Ekonomi

Tindak Lanjuti Putusan MK, OJK Tetapkan Kebijakan Baru Pembayaran Manfaat Pensiun

Jakarta, buanapagi.com – Otoritas Jasa Keuangan (OJK) menetapkan kebijakan baru mengenai pembayaran manfaat pensiun sebagai tindak lanjut atas Putusan Mahkamah Konstitusi (MK) Nomor 139/PUU-XXIII/2025 dan Nomor 164/PUU-XXIII/2025.

Kebijakan tersebut bertujuan memberikan kepastian hukum bagi peserta Dana Pensiun, melindungi hak-hak peserta, sekaligus menjaga keberlangsungan penyelenggaraan Dana Pensiun dengan tetap mengedepankan prinsip kehati-hatian dan tata kelola yang baik.

Dalam keterangannya, Senin (13/7/2026), OJK menyatakan menghormati putusan Mahkamah Konstitusi yang mengatur pembayaran manfaat pensiun yang bersumber dari uang pesangon, uang penghargaan masa kerja, dan/atau uang penggantian hak bagi peserta, janda atau duda, maupun anak.

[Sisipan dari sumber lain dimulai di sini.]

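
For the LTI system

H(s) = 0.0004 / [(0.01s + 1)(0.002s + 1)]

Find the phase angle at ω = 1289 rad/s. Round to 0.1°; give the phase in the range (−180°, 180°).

-154.4°

At ω = 1289 rad/s:
pole (1 + j1289·0.01) = 1 + j12.89 → |·| ≈ 12.929, ∠ ≈ 85.56°
pole (1 + j1289·0.002) = 1 + j2.578 → |·| ≈ 2.7652, ∠ ≈ 68.80°
∠H = (0°) − (85.56° + 68.80°) = -154.36°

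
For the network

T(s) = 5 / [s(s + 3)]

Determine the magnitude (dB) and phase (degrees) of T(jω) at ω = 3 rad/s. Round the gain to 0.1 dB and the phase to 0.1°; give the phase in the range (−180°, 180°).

At s = jω = j3:
pole (s+3): 3 + j3 → |·| = √(3²+3²) = √18 ≈ 4.2426, ∠ = arctan(3/3) ≈ 45.00°
pole at origin: |s| = 3, ∠ = 90.00° (in denominator)
|T| = 5 / 12.728 ≈ 0.39283
Gain = 20 log₁₀(0.39283) ≈ -8.12 dB
∠T = 0.00° − 135.00° = -135.00°

-8.1 dB, -135.0°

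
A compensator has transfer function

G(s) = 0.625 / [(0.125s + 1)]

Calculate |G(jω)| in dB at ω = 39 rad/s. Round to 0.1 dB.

At ω = 39 rad/s:
pole (1 + j39·0.125) = 1 + j4.875 → |·| ≈ 4.9765, ∠ ≈ 78.41°
|G| = 0.625 · 1 / (4.9765) ≈ 0.12559
Gain = 20 log₁₀(0.12559) ≈ -18.02 dB

-18.0 dB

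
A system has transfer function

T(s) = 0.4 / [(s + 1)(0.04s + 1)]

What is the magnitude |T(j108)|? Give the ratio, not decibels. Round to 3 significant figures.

At ω = 108 rad/s:
pole (1 + j108·1) = 1 + j108 → |·| ≈ 108, ∠ ≈ 89.47°
pole (1 + j108·0.04) = 1 + j4.32 → |·| ≈ 4.4342, ∠ ≈ 76.97°
|T| = 0.4 · 1 / (108 · 4.4342) ≈ 0.00083526

0.000835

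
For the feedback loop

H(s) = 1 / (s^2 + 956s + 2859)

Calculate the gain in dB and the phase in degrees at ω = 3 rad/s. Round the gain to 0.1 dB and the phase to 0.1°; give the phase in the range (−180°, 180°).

-72.1 dB, -45.2°

Substitute s = j3:
Numerator: 1 = 1 + j0
Denominator: (j3)^2 + 956(j3) + 2859 = 2850 + j2868
|N| = √(1² + 0²) ≈ 1, ∠N ≈ 0.00°
|D| = √(2850² + 2868²) ≈ 4043.3, ∠D ≈ 45.18°
|H| = 1 / 4043.3 ≈ 0.00024732
Gain = 20 log₁₀(0.00024732) ≈ -72.13 dB
∠H = 0.00° − 45.18° = -45.18°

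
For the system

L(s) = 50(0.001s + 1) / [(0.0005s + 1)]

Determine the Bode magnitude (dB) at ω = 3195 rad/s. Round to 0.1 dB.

39.0 dB

At ω = 3195 rad/s:
zero (1 + j3195·0.001) = 1 + j3.195 → |·| ≈ 3.3478, ∠ ≈ 72.62°
pole (1 + j3195·0.0005) = 1 + j1.5975 → |·| ≈ 1.8847, ∠ ≈ 57.95°
|L| = 50 · 3.3478 / (1.8847) ≈ 88.815
Gain = 20 log₁₀(88.815) ≈ 38.97 dB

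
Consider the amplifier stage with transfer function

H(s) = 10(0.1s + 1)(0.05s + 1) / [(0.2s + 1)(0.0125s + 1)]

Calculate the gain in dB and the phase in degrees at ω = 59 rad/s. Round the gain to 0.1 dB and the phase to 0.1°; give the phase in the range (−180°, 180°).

22.1 dB, 30.1°

At ω = 59 rad/s:
zero (1 + j59·0.1) = 1 + j5.9 → |·| ≈ 5.9841, ∠ ≈ 80.38°
zero (1 + j59·0.05) = 1 + j2.95 → |·| ≈ 3.1149, ∠ ≈ 71.27°
pole (1 + j59·0.2) = 1 + j11.8 → |·| ≈ 11.842, ∠ ≈ 85.16°
pole (1 + j59·0.0125) = 1 + j0.7375 → |·| ≈ 1.2425, ∠ ≈ 36.41°
|H| = 10 · 5.9841 · 3.1149 / (11.842 · 1.2425) ≈ 12.668
Gain = 20 log₁₀(12.668) ≈ 22.05 dB
∠H = (80.38° + 71.27°) − (85.16° + 36.41°) = 30.08°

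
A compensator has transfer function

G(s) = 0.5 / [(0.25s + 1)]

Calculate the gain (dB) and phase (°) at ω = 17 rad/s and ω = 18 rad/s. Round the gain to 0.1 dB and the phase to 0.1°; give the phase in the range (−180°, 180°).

ω = 17: -18.8 dB, -76.8°; ω = 18: -19.3 dB, -77.5°

At ω = 17 rad/s:
pole (1 + j17·0.25) = 1 + j4.25 → |·| ≈ 4.3661, ∠ ≈ 76.76°
|G| = 0.5 · 1 / (4.3661) ≈ 0.11452
Gain = 20 log₁₀(0.11452) ≈ -18.82 dB
∠G = (0°) − (76.76°) = -76.76°

At ω = 18 rad/s:
pole (1 + j18·0.25) = 1 + j4.5 → |·| ≈ 4.6098, ∠ ≈ 77.47°
|G| = 0.5 · 1 / (4.6098) ≈ 0.10846
Gain = 20 log₁₀(0.10846) ≈ -19.29 dB
∠G = (0°) − (77.47°) = -77.47°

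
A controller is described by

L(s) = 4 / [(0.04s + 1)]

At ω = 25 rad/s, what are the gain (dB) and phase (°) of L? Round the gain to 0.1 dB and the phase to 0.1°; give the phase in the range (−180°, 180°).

At ω = 25 rad/s:
pole (1 + j25·0.04) = 1 + j1 → |·| ≈ 1.4142, ∠ ≈ 45.00°
|L| = 4 · 1 / (1.4142) ≈ 2.8285
Gain = 20 log₁₀(2.8285) ≈ 9.03 dB
∠L = (0°) − (45.00°) = -45.00°

9.0 dB, -45.0°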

Sebagai tindak lanjut atas putusan tersebut, OJK menerbitkan Keputusan Anggota Dewan Komisioner OJK Nomor KEP-54/D.05/2026 tentang Pemberian Persetujuan atau Kebijakan Berbeda dengan Peraturan OJK yang Mengatur Penyelenggaraan Usaha Dana Pensiun terkait Pembayaran Manfaat Pensiun bagi Peserta, Janda/Duda, atau Anak.

OJK menjelaskan, penerbitan keputusan tersebut merupakan bentuk pelaksanaan kewenangannya dalam memberikan kepastian hukum atas implementasi putusan Mahkamah Konstitusi, sekaligus menjaga kepentingan peserta Dana Pensiun serta mendukung stabilitas industri dana pensiun di Indonesia.

Melalui kebijakan tersebut, peserta diberikan keleluasaan untuk memilih mekanisme pembayaran manfaat pensiun yang berasal dari uang pesangon, uang penghargaan masa kerja, dan/atau uang penggantian hak, baik dibayarkan secara sekaligus maupun secara berkala sesuai pilihan peserta atau ahli waris yang berhak.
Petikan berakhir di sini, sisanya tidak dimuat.